Tordion Most of this piece was published by Pierre Attaingnant (1494 - ca. 1551) in 1530. Unfortunately, he didn't indicate the composer. The middle interlude is another Tordion published in Arbeau's Orchesographie in 1588.
We perform it with voices, krummhorns, viola da gamba, recorders and percussion.
Gaudete Rejoice, Christ is born of a Virgin! Although its earliest known rendition is in the Piæ Cantiones collection of 1582, the words were around in the 1400's and the melody is a Bohemian tune from the 1300's. We sing it in Latin using a lower-class English accent.
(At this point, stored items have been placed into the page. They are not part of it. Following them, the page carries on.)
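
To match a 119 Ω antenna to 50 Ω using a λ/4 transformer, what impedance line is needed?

Z_qwt ≈ 77.1 Ω

Z_qwt = √(Z_0·R_L) = √(50 × 119) = √5950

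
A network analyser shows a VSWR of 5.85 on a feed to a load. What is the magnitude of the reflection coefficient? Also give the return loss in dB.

|Γ| ≈ 0.708; return loss ≈ 3 dB

|Γ| = (S − 1)/(S + 1) = (5.85 − 1)/(5.85 + 1) = 4.85/6.85
RL = −20·log₁₀|Γ| = −20·log₁₀(0.708)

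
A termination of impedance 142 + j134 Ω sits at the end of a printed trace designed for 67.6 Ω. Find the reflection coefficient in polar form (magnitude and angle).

Γ = (Z_L − Z_0)/(Z_L + Z_0) = (74.4 + j134)/(209.6 + j134)
|Γ| = 153/249 = 0.616

Γ ≈ 0.616 ∠ 28.4°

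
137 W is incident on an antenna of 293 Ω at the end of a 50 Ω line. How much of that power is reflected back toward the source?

P_reflected ≈ 68.8 W

Γ = (293 − 50)/(293 + 50) = 0.708
|Γ|² = 0.502
P_refl = |Γ|²·P_inc = 68.8 W, P_del = (1 − |Γ|²)·P_inc = 68.2 W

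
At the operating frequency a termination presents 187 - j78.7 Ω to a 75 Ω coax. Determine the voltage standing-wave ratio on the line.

VSWR ≈ 3

Γ = (Z_L − Z_0)/(Z_L + Z_0) = (112 − j78.7)/(262 − j78.7)
|Γ| = 137/274 = 0.5
VSWR = (1 + |Γ|)/(1 − |Γ|) = 1.5/0.5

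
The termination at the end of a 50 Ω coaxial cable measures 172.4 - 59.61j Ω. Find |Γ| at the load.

Γ = (Z_L − Z_0)/(Z_L + Z_0) = (122.4 − j59.61)/(222.4 − j59.61)
|Γ| = 136/230

|Γ| ≈ 0.591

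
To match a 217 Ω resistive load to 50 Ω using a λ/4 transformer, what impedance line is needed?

Z_qwt = √(Z_0·R_L) = √(50 × 217) = √10850

Z_qwt ≈ 104 Ω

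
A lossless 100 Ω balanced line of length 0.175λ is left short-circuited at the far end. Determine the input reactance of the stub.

βl = 2π × 0.175 = 63°
tan(βl) = 1.96
For a short-circuited stub, Z_in = jZ_0·tan(βl)

X_in ≈ 196 Ω (inductive)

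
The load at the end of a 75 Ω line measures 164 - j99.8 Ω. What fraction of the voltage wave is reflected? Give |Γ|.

|Γ| ≈ 0.516

Γ = (Z_L − Z_0)/(Z_L + Z_0) = (89 − j99.8)/(239 − j99.8)
|Γ| = 134/259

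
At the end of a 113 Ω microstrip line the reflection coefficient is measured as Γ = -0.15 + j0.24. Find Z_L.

Z_L ≈ 75.3 + j39.3 Ω

Z_L = Z_0·(1 + Γ)/(1 − Γ) = 113·(0.85 + j0.24)/(1.15 − j0.24)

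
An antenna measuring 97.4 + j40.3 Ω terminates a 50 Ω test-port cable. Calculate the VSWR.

Γ = (Z_L − Z_0)/(Z_L + Z_0) = (47.4 + j40.3)/(147.4 + j40.3)
|Γ| = 62.2/153 = 0.407
VSWR = (1 + |Γ|)/(1 − |Γ|) = 1.41/0.593

VSWR ≈ 2.37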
Patapan A traditional Burgundian carol, dating from the Renaissance, thought by some to be the ancestor of "The Little Drummer Boy". Lyrics by Bernard de la Monnoye.
Greensleeves Sometimes attributed to Henry VIII, as were many other songs, and like the others, probably written by someone else. It is a lamenting lovers' hymn from some gentleman to his "Lady Greensleeves." The tune was first published in 1652, but the melody is thought to have originated in the late 1500s. A broadside ballad by this name was registered at the London Stationer's Company in 1580 as "A New Northern Dittye of the Lady Greene Sleeves".
Nowell sing we A 15th-century piece found in the Selden manuscript (Nowel syng we bothe al and som).
"Nowel syng we bothe al and som, Now Rex pacificus ys come."
Alle Psallite An early vocal piece found on the 13-century Montpellier manuscript (or "codex"), so named due to its present location in Faculte de Medecine in Montpellier (Montpellier, Bibliothèque Inter-Universitaire, Section Médecine, H196). The codex contains 336 polyphonic works probably composed ca. 1250-1300, and was likely compiled ca. 1300 in Paris.
Widmann Dances Erasmus Widmann (1572 - 1634) wrote a set of dances named Musikalischen Tugendspiegel. He named each of them after a woman: Margaretha, Johanna, Anna, Regina, Clara, Catharina, Sophia, etc.
Here are Margaretha and Johanna played on recorders, viola da gamba and tambourine.